Browning Slayer said:


> Won't see him until the Fall....



That all depends on how the first few games go.


----------



## Greene728 (Feb 21, 2015)

Love me some Cousin Eddie! 
He's holding out for a management position!


----------



## Browning Slayer (Feb 21, 2015)

SpotandStalk said:


> That all depends on how the first few games go.



Could we get that lucky??


----------



## rex upshaw (Feb 21, 2015)

Browning Slayer said:


> Could we get that lucky??



I'm pretty sure I saw him driving through Atlanta and heading west.  It was a gray Prius, driven by a fella with a ponytail, had a BO and Coexist bumper stickers on it and a pair of fishing rods stashed in the back.


----------



## BROWNING7WSM (Feb 21, 2015)

Both Miss teams suck and so does mullin.  He is Cousin eddy and Hugh freeze is a miss inbred


----------



## Matthew6 (Feb 24, 2015)

BROWNING7WSM said:


> Both Miss teams suck and so does mullin.  He is Cousin eddy and Hugh freeze is a miss inbred


----------



## Matthew6 (Feb 27, 2015)

Matthew6 said:


>


----------



## Browning Slayer (Feb 27, 2015)

Matthew6 said:


>


----------



## Old Dead River (Feb 27, 2015)

Indeed he is Cousin Eddie. Love the memes.
Mullen... Mullen with and "e" not an "i"


----------



## Browning Slayer (Mar 2, 2015)

Old Dead River said:


> Indeed he is Cousin Eddie. Love the memes.
> Mullen... Mullen with and "e" not an "i"

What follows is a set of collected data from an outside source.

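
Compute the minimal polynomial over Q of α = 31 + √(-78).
m_α(x) = x^2 - 62x + 1039

From α - 31 = √(-78), squaring gives (α - 31)^2 = -78, i.e. α^2 - 62α + 961 = -78, so α^2 - 62α + 1039 = 0. The discriminant of x^2 - 62x + 1039 is (-62)^2 - 4·(1039) = 3844 - 4156 = -312, and 4·(-78) is not a perfect square in Q since -78 is squarefree and ≠ 1. Hence x^2 - 62x + 1039 is irreducible over Q and is the minimal polynomial of α.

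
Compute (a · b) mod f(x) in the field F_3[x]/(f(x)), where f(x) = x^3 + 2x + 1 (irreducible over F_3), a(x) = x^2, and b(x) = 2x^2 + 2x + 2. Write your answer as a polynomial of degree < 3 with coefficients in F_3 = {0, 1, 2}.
a · b ≡ x^2 + 1 (mod f(x))

Multiply in F_3[x]: a(x)·b(x) = (x^2)·(2x^2 + 2x + 2) = 2x^4 + 2x^3 + 2x^2. This has degree ≥ 3, so divide by f(x) over F_3: 2x^4 + 2x^3 + 2x^2 = (2x + 2)·(x^3 + 2x + 1) + (x^2 + 1). Hence a·b ≡ x^2 + 1 (mod f). (F_3[x]/(f) is a field with 3^3 = 27 elements since f is irreducible of degree 3.)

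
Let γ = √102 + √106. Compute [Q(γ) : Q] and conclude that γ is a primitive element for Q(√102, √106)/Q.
[Q(γ) : Q] = 4 (equivalently, Q(γ) = Q(√102, √106))

Obviously Q(γ) ⊆ Q(√102, √106), and [Q(√102, √106):Q] = 4 (since 102, 106 are distinct squarefree integers > 1 with 10812 not a perfect square). To show equality we compute the minimal polynomial of γ. From γ = √102 + √106: γ^2 = 102 + 2√(10812) + 106 = 208 + 2√(10812), so γ^2 - 208 = 2√(10812); squaring, (γ^2 - 208)^2 = 4·10812, i.e. γ^4 - 416γ^2 + 43264 - 43248 = 0, i.e. γ^4 - 416γ^2 + 16 = 0. So γ is a root of x^4 - 416x^2 + 16. This polynomial is irreducible over Q: it has no rational root (each ±√102 ± √106 is irrational), and any factorization into two quadratics over Q would force √(10812) ∈ Q (pairing opposite roots) or √102, √106 ∈ Q (other pairings), all impossible. Hence [Q(γ):Q] = 4 = [Q(√102, √106):Q], so Q(γ) = Q(√102, √106).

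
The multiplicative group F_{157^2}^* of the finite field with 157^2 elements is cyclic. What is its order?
|F_{157^2}^*| = 24648

F_{157^2} has 157^2 = 24649 elements; its multiplicative group consists of all nonzero elements, so |F_{157^2}^*| = 24649 - 1 = 24648. (It is cyclic since any finite subgroup of the multiplicative group of a field is cyclic.)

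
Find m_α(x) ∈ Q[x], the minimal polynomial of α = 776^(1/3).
m_α(x) = x^3 - 776

α satisfies α^3 = 776, so x^3 - 776 annihilates α. By the rational root test, a rational root p/q (in lowest terms) of x^3 - 776 would satisfy p^3 = 776 q^3, forcing q = 1 and p^3 = 776; but 776 is not a perfect cube, contradiction. A monic cubic over Q with no rational root is irreducible (any nontrivial factorization would include a linear factor). Hence x^3 - 776 is the minimal polynomial of α, and in particular [Q(α):Q] = 3.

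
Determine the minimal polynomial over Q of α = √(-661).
m_α(x) = x^2 + 661

α satisfies α^2 + 661 = 0, so x^2 + 661 annihilates α. Since d = -661 is squarefree and ≠ 1, it is not a perfect square in Q, so x^2 + 661 has no rational root and is therefore irreducible over Q (a degree-2 polynomial over a field is irreducible iff it has no root). Hence m_α(x) = x^2 + 661.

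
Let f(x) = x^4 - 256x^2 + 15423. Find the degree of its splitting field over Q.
[K : Q] = 4

Solving the quadratic in x^2: x^2 = (256 ± √(256^2 - 4·15423))/2 = (256 ± √3844)/2 = (256 ± 62)/2, giving x^2 = 97 or x^2 = 159. So f(x) = (x^2 - 97)(x^2 - 159) and the roots of f are ±√97, ±√159. Hence the splitting field is K = Q(√97, √159). Since 97 and 159 are distinct squarefree integers > 1, their product 15423 is not a perfect square, so √159 ∉ Q(√97). By the tower law [K:Q] = [Q(√97,√159):Q(√97)] · [Q(√97):Q] = 2 · 2 = 4.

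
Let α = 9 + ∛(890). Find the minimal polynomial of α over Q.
m_α(x) = x^3 - 27x^2 + 243x - 1619

Set β = α - 9 = ∛(890), so β^3 = 890. Then (α - 9)^3 - 890 = 0, i.e. α is a root of g(x) = (x - 9)^3 - 890 = x^3 - 27x^2 + 243x - 1619. Since g(x) = h(x - 9) where h(x) = x^3 - 890, and h is irreducible over Q (because 890 is not a perfect cube, so h has no rational root, and a monic cubic with no rational root is irreducible), g is also irreducible (irreducibility is preserved under the substitution x → x - 9). Hence m_α(x) = x^3 - 27x^2 + 243x - 1619.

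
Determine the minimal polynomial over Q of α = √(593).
m_α(x) = x^2 - 593

α satisfies α^2 - 593 = 0, so x^2 - 593 annihilates α. Since d = 593 is squarefree and ≠ 1, it is not a perfect square in Q, so x^2 - 593 has no rational root and is therefore irreducible over Q (a degree-2 polynomial over a field is irreducible iff it has no root). Hence m_α(x) = x^2 - 593.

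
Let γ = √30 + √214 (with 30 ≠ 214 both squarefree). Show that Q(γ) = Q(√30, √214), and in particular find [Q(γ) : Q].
[Q(γ) : Q] = 4 (equivalently, Q(γ) = Q(√30, √214))

Obviously Q(γ) ⊆ Q(√30, √214), and [Q(√30, √214):Q] = 4 (since 30, 214 are distinct squarefree integers > 1 with 6420 not a perfect square). To show equality we compute the minimal polynomial of γ. From γ = √30 + √214: γ^2 = 30 + 2√(6420) + 214 = 244 + 2√(6420), so γ^2 - 244 = 2√(6420); squaring, (γ^2 - 244)^2 = 4·6420, i.e. γ^4 - 488γ^2 + 59536 - 25680 = 0, i.e. γ^4 - 488γ^2 + 33856 = 0. So γ is a root of x^4 - 488x^2 + 33856. This polynomial is irreducible over Q: it has no rational root (each ±√30 ± √214 is irrational), and any factorization into two quadratics over Q would force √(6420) ∈ Q (pairing opposite roots) or √30, √214 ∈ Q (other pairings), all impossible. Hence [Q(γ):Q] = 4 = [Q(√30, √214):Q], so Q(γ) = Q(√30, √214).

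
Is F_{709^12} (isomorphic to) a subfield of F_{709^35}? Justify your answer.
No: F_{709^12} is not a subfield of F_{709^35}

F_{p^m} embeds in F_{p^n} iff m | n. Here 12 ∤ 35 (since 35 = 2·12 + 11 with remainder 11 ≠ 0), so F_{709^12} is not a subfield of F_{709^35}. Equivalently: if it were, the tower law would give 12 = [F_{709^12}:F_709] dividing [F_{709^35}:F_709] = 35, contradiction.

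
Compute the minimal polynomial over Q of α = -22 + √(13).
m_α(x) = x^2 + 44x + 471

From α + 22 = √(13), squaring gives (α + 22)^2 = 13, i.e. α^2 + 44α + 484 = 13, so α^2 + 44α + 471 = 0. The discriminant of x^2 + 44x + 471 is (44)^2 - 4·(471) = 1936 - 1884 = 52, and 4·(13) is not a perfect square in Q since 13 is squarefree and ≠ 1. Hence x^2 + 44x + 471 is irreducible over Q and is the minimal polynomial of α.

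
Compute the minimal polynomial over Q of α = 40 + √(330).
m_α(x) = x^2 - 80x + 1270

From α - 40 = √(330), squaring gives (α - 40)^2 = 330, i.e. α^2 - 80α + 1600 = 330, so α^2 - 80α + 1270 = 0. The discriminant of x^2 - 80x + 1270 is (-80)^2 - 4·(1270) = 6400 - 5080 = 1320, and 4·(330) is not a perfect square in Q since 330 is squarefree and ≠ 1. Hence x^2 - 80x + 1270 is irreducible over Q and is the minimal polynomial of α.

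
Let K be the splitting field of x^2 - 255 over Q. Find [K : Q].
[K : Q] = 2

f(x) = x^2 - 255 factors as (x - √255)(x + √255). The splitting field is K = Q(√255). Since 255 is squarefree and > 1, it is not a perfect square, so x^2 - 255 is irreducible over Q and [Q(√255) : Q] = 2. Hence [K : Q] = 2.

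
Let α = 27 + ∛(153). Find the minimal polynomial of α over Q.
m_α(x) = x^3 - 81x^2 + 2187x - 19836

Set β = α - 27 = ∛(153), so β^3 = 153. Then (α - 27)^3 - 153 = 0, i.e. α is a root of g(x) = (x - 27)^3 - 153 = x^3 - 81x^2 + 2187x - 19836. Since g(x) = h(x - 27) where h(x) = x^3 - 153, and h is irreducible over Q (because 153 is not a perfect cube, so h has no rational root, and a monic cubic with no rational root is irreducible), g is also irreducible (irreducibility is preserved under the substitution x → x - 27). Hence m_α(x) = x^3 - 81x^2 + 2187x - 19836.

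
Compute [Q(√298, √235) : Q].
[Q(√298, √235) : Q] = 4

[Q(√298):Q] = 2 (min poly x^2 - 298, irreducible since 298 is squarefree > 1). For the top step, suppose √235 ∈ Q(√298), say √235 = c + d√298 with c, d ∈ Q. Squaring: 235 = c^2 + 298d^2 + 2cd√298. Since √298 ∉ Q this forces 2cd = 0. If d = 0 then √235 = c ∈ Q, contradicting 235 squarefree > 1. If c = 0 then 235 = 298d^2, so 298·235 = (298d)^2 is a perfect square in Q — but 298·235 = 70030 is not a perfect square (since 298 and 235 are distinct squarefree integers). Contradiction. Hence √235 ∉ Q(√298), so x^2 - 235 stays irreducible over Q(√298) and [Q(√298, √235) : Q(√298)] = 2. By the tower law, [Q(√298, √235) : Q] = 2 · 2 = 4.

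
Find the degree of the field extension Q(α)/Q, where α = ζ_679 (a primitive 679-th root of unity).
[Q(α):Q] = 576

The minimal polynomial of ζ_679 over Q is the 679-th cyclotomic polynomial Φ_679(x), which is irreducible over Q and has degree φ(679) = 576. Hence [Q(α):Q] = φ(679) = 576.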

Spelling lessons from you...


----------



## Matthew6 (Mar 3, 2015)

Old Dead River said:


> Indeed he is Cousin Eddie. Love the memes.
> Mullen... Mullen with and "e" not an "i"


----------



## Rebel Yell (Mar 4, 2015)

Browning Slayer said:


> Spelling lessons from you...



Trust me, he are the one you listen to for all things grammar.


----------